Cobweb (2023) ☆☆☆(3/4): One crazy filmmaking day

South Korean film “Cobweb”, which finally arrived in South Korean movie theaters yesterday after being shown at the Cannes Film Festival early in this year, is about one crazy filmmaking day to watch. Although it stumbles from time to time besides being a bit too long, the movie delivers a fair share of entertainment on the whole, and you may appreciate it more if you are familiar with the South Korean films during the 1960-70s.

Set in South Korea in the early 1970s, the movie opens with the artistic dream of a prominent filmmaker named Kim Yeol (Song Kang-ho). Kim has been making his latest work, and he and his cast and crew members are almost at the end of their shooting period, but Kim comes upon a seemingly brilliant idea about his new film, which is incidentally titled, yes, “Cobweb”. Inspired by that dream of his, he decides to change the finale a bit, and it looks like all he and his cast and crew members will have to do is working for two more days before the following post-production process.

However, not so surprisingly, things do not go that well for our filmmaker hero right from the start. His production team members manage to have all the cast members come to the big studio building of their production company, and his technical crew members quickly prepare for this sudden shooting, but the president of the production company, who is incidentally the wife of a famous director who was Kim’s mentor before his untimely death, is not so willing to allow that for understandable reasons. Kim’s revised screenplay must be checked by those government censorship officials first, but Kim is already determined to ignore this routine procedure while being so occupied with his artistic vision, and he naturally comes to clash a lot with the president before the president eventually leaves for Japan.

In contrast, the president’s niece, Mi-do (Jeon Yeo-been), is willing to help and support Kim as much as possible as a fervent admirer of Kim’s movies. Once her aunt is gone, she actively pushes the cast and crew members into the shooting as Kim wants, and everything seems to be going fairly well for everyone including Kim as the camera begins to roll on the set.

Of course, the situation gradually becomes messy and chaotic in one way or another. For instance, Kim’s lead actor seems to be very close to one of the actresses of the movie, and that becomes more evident to everyone else around them, no matter how much they try to hide that from others. They and the other cast members often express their confusion and frustration with Kim’s revised finale, but Kim simply pushes them forward after belatedly coming to realize that he must finish the shooting before the end of the day. In addition, there also comes a grouchy censorship official later, and we get an absurd moment from Mi-do’s hasty attempt to hold this official at one spot while Kim and his crew and cast members are hastily working in the other spots inside the studio.

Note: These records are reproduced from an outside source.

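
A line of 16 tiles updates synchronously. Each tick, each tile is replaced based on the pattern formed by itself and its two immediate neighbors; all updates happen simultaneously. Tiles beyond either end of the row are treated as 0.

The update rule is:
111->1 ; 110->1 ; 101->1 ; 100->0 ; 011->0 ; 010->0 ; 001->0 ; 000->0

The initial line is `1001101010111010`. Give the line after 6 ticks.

0000000001100000

0000110101011100
0000011010101100
0000001101010100
0000000110101000
0000000011010000
0000000001100000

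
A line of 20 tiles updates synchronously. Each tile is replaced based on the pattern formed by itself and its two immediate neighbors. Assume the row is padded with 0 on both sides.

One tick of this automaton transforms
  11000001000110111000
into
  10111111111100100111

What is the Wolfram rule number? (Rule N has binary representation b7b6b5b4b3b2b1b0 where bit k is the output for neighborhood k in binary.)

position 15: 111 → 0  (bit 7 = 0)
position 1: 110 → 0  (bit 6 = 0)
position 13: 101 → 0  (bit 5 = 0)
position 2: 100 → 1  (bit 4 = 1)
position 0: 011 → 1  (bit 3 = 1)
position 7: 010 → 1  (bit 2 = 1)
position 6: 001 → 1  (bit 1 = 1)
position 3: 000 → 1  (bit 0 = 1)
bits b7..b0 = 00011111 = 31

31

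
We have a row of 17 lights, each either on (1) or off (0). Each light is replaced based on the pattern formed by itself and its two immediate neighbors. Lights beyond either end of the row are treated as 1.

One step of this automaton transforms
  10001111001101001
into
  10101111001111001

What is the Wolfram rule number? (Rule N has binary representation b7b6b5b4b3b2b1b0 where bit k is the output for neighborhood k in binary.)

position 5: 111 → 1  (bit 7 = 1)
position 0: 110 → 1  (bit 6 = 1)
position 12: 101 → 1  (bit 5 = 1)
position 1: 100 → 0  (bit 4 = 0)
position 4: 011 → 1  (bit 3 = 1)
position 13: 010 → 1  (bit 2 = 1)
position 3: 001 → 0  (bit 1 = 0)
position 2: 000 → 1  (bit 0 = 1)
bits b7..b0 = 11101101 = 237

237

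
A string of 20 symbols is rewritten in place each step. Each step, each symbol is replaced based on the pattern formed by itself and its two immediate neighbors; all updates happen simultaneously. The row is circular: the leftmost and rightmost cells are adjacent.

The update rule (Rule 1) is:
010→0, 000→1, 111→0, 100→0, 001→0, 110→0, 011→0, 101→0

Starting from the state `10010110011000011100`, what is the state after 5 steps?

00000000000011000000

step 1: 00000000000011000000
step 2: 11111111111000011111
step 3: 00000000000011000000  (repeats step 1; period 2)
step 5: 00000000000011000000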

The main pleasure of the movie comes from how Kim’s artistic vision randomly bounces along the story. At first, he thought that he and his crew members will just need to shoot a few big scenes, but they come to shoot much more than he originally planned, and this certainly frustrates not only his crew members but also the cast members of the film. At one point in the middle of the story, he has no choice but to play a certain minor supporting character for himself, and what follows next is a hilarious moment of narcissistic acting to amuse you.

After the chaotic spirit of its first half, the screenplay by Shin Yeon-shick, who also directed a fair share of films including “The Fair Love” (2010) and “The Russian Novel” (2013), comes to lose some of its comic momentum during the second half as the situation becomes more serious and daunting for Kim and others around him. While he is still determined to make a masterpiece to remember, he is still blocked here and there as before, and he also comes to face the fact that he should make a bit of compromise for protecting his artistic vision.

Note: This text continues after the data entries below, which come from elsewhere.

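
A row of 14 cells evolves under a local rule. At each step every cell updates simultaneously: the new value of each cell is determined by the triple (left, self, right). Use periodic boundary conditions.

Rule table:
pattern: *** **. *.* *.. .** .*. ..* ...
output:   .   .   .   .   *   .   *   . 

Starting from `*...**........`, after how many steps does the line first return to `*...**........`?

...**........*
..**........*.
.**........*..
**........*...
*........*...*
........*...**
.......*...**.
......*...**..
.....*...**...
....*...**....
...*...**.....
..*...**......
.*...**.......
*...**........

14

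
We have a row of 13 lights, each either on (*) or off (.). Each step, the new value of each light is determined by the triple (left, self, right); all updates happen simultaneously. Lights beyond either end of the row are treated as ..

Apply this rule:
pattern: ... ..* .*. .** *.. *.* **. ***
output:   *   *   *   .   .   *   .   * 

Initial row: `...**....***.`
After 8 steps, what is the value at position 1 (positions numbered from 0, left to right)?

step 1: ***...***.*..
step 2: .*..**.*.**.*
step 3: **.*..***..**
step 4: ..**.*.*..*..
step 5: **..****.**.*
step 6: ...*.**.*..**
step 7: *****..**.*..
step 8: .***..*..**.*
position 1 holds *

*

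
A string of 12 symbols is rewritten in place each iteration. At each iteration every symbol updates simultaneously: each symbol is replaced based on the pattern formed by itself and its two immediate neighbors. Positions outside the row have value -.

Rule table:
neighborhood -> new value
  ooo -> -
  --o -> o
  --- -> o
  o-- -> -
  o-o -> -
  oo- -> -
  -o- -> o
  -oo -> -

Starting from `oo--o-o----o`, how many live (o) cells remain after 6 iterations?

---oo-o-oooo
ooo---o-----
----ooo-oooo
oooo--------
-----ooooooo
ooooo-------
count of o: 5

5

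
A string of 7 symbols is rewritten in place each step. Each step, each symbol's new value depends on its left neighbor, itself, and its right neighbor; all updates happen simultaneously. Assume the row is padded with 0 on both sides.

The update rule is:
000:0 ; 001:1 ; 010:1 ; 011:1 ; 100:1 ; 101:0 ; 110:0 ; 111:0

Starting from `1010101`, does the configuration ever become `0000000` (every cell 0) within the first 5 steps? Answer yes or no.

no

1010101  (fixed point — unchanged through step 5)
step 5 is 1010101, still not uniform 0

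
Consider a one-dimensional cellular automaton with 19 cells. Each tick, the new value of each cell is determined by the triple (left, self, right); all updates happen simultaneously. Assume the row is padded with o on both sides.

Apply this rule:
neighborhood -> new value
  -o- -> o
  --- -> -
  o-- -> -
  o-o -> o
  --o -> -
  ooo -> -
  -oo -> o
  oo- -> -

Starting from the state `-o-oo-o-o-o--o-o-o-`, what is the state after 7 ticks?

----o--------o-----

tick 1: oooo-oooooo--oooooo
tick 2: ----oo-------o-----
tick 3: ----o--------o-----
tick 4: ----o--------o-----  (fixed point — unchanged through tick 7)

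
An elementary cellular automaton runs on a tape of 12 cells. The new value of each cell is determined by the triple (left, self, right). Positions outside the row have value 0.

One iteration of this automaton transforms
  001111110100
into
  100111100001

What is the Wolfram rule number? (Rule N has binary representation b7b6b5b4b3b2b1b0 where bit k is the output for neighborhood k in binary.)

position 3: 111 → 1  (bit 7 = 1)
position 7: 110 → 0  (bit 6 = 0)
position 8: 101 → 0  (bit 5 = 0)
position 10: 100 → 0  (bit 4 = 0)
position 2: 011 → 0  (bit 3 = 0)
position 9: 010 → 0  (bit 2 = 0)
position 1: 001 → 0  (bit 1 = 0)
position 0: 000 → 1  (bit 0 = 1)
bits b7..b0 = 10000001 = 129

129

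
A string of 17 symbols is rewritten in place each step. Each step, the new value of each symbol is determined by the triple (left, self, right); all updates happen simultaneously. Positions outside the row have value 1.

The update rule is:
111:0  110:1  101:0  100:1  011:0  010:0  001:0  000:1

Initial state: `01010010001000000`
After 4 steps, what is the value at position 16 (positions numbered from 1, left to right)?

00001001100111110
11100100110000010
00110010011111000
10011001000001110
position 16 holds 1

1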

Kim’s movie in the story occasionally functions a pastiche of the South Korean filmmaking during the 1960-70s as demanded, and director Kim Jee-won and his crew members including Oscar-nominated editor Yang Jin-mo and cinematographer Kim Ji-young surely have a field day as recreating the recognizable qualities of those old South Korean film of the 1960-70s. I am sure that this aspect of the film will be appreciated more by the audiences of older generations including my parents, and I really want to know how my parents will respond to a number of key filmmaking moments in the film.

While Song Kang-ho, who has been the ever-dependable stalwart of South Korean Cinema during last three decades, diligently holds the center with another fine performance of his, several other performers in the film leave some impression even though many of supporting characters in the story remain on the level of broad caricatures. While Jeon Yeo-been steals the show with her character’s irrepressible enthusiasm, Im Soo-jung, Oh Jung-se, and Krystal Jung have each own moment to shine, and I also enjoyed the brief cameo appearance by Jung Woo-sung, who previously worked with Song in Kim’s previous film “The Good, the Bad, and the Weird” (2008).

On the whole, “Cobweb” is not entirely without flaws, and I still wonder whether it can be improved more via cutting around 20 minutes, but it is at least more entertaining compared to the glaring failure of Kim’s recent film “Illang: The Wolf Brigade” (2018). It certainly does not reach to the greatness of Federico Fellini’s “8 1/2” (1963) or François Truffaut’s “Day for Night” (1973), but it has some goodies to be savored including Song’s entertaining acting, and I will not deny that I chuckled more than once at last night.